PORTLAND – While some people cycle centuries, tee off in a golf tournament or run road races to raise money for cancer treatment, research and awareness, Dr. Lou Jacobs has a different idea.

He has decided to fight cancer with his moustache and is hoping others will join him.

“It doesn’t involve exercise,” Jacobs said. “Not everybody wants to run a marathon to raise money. It’s a good way to get a group of guys involved in raising money.”

The “My Stache Fights Cancer” fundraiser kicks off today and runs through the end of the year. Jacobs is asking people to donate money to benefit the Cancer Community Center.

“It’s an interesting, creative idea,” Dr. Roger Inhorn, medical director of oncology and hematology at Mercy Hospital, said. “I think that sometimes, something like this can take on a life of its own.”

The handlebar moustache Jacobs is sporting has been a year in progress. It all started when his mother was diagnosed with inflammatory breast cancer. He began joking then about growing the moustache to raise money.
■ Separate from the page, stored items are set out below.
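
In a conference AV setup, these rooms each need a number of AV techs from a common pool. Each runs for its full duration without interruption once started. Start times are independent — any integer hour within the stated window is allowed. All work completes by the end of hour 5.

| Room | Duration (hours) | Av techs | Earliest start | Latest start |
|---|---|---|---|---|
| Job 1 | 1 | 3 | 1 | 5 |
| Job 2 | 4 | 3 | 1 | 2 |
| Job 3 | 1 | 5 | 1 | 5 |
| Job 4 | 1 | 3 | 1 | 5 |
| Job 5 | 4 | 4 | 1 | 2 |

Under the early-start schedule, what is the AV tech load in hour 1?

18

At early start, hour 1 has: Job 1, Job 2, Job 3, Job 4, Job 5.
Demand: 3 + 3 + 5 + 3 + 4 = 18.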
Shortly after she died in May, his father was diagnosed with leukemia and Jacobs decided to follow through with the idea. The significance of starting today is that Jacobs’ father is starting treatment to prepare for a bone marrow transplant.

“One in two people will be diagnosed with some form of cancer at some point in their lifetime. That’s 50 percent,” Jacobs said.

With the market of athletic events raising funds for various causes well saturated, Inhorn said ideas like Jacobs’ open opportunities for a completely different demographic. Just as when the Maine Cancer Foundation launched the Pink Tulip Project, Inhorn said he was skeptical at first of growing a moustache for a cause.

“I think sometimes things like this capture people’s imaginations,” he said.

Tim Lambert of North Yarmouth has already contacted Jacobs to see how he can get involved. Lambert’s father died of an emphysema-related illness and has other close relatives succumb to cancer.

“I saw this and said, ‘That’s a way for me to get involved,’” and an excuse to grow facial hair, Lambert said.

Typically growing a beard from the day after Thanksgiving through New Year’s Day, Lambert said he’s going to start growing his beard today and see if he can great a “full mountain-man beard” by the end of the fundraiser.

“I just think it would be something the average guy could be involved in when they may grow a beard anyway,” Lambert said. Jacobs is hoping to raise at least $5,000 and get as many people involved in the effort as possible. If he raises $10,000, he will not only shave the moustache, but also his goatee.

A patient of Jacobs, Susan Maxwell of South Portland, has jumped into the action. Maxwell was a member of a relay team during the Tri for a Cure on Aug. 15 and Jacobs supported her, so she’s matching his donation for his fundraiser and “upping the ante.”

“We were trying to figure out how to bump it up more, make it more interesting,” Maxwell said.

She has committed to shaving her head of hair if $40,000 is raised by the end of the year. She said it’s her way of supporting Jacobs’ efforts and trying to appeal to a wider audience.

“Honestly, I hope to see what the shape of my head is (come January), because that would mean $40,000 got raised and that would be great,” Maxwell said.

While Jacobs said he has had a goatee in the past, the handlebar moustache is a new look.

“It’s very cool,” Maxwell said. “It really defines him.”

“Dad thinks it’s great,” Jacobs said of his father’s opinion on “My Stache Fights Cancer.”

“It’s kind of goofy,” Jacobs said. “I think (my mom) would have liked the energy behind it. It’s a little on the silly side, but for a serious cause.”

The money raised mostly will benefit the Cancer Community Center, with some funds going to a center for inflammatory breast cancer.

“My goal for this whole thing is to be the biggest, one of the biggest, nonathletic fundraisers for local action toward cancer education and management and research too. I think we need to focus more on the other aspects of cancer care,” Jacobs said.

As a volunteer and beneficiary of the Cancer Community Center’s programs, he added, the organization helps those with cancer and their families through support groups and buddy systems.

“There’s a lot of services to help people get through this instead of just trying to find cures,” he said.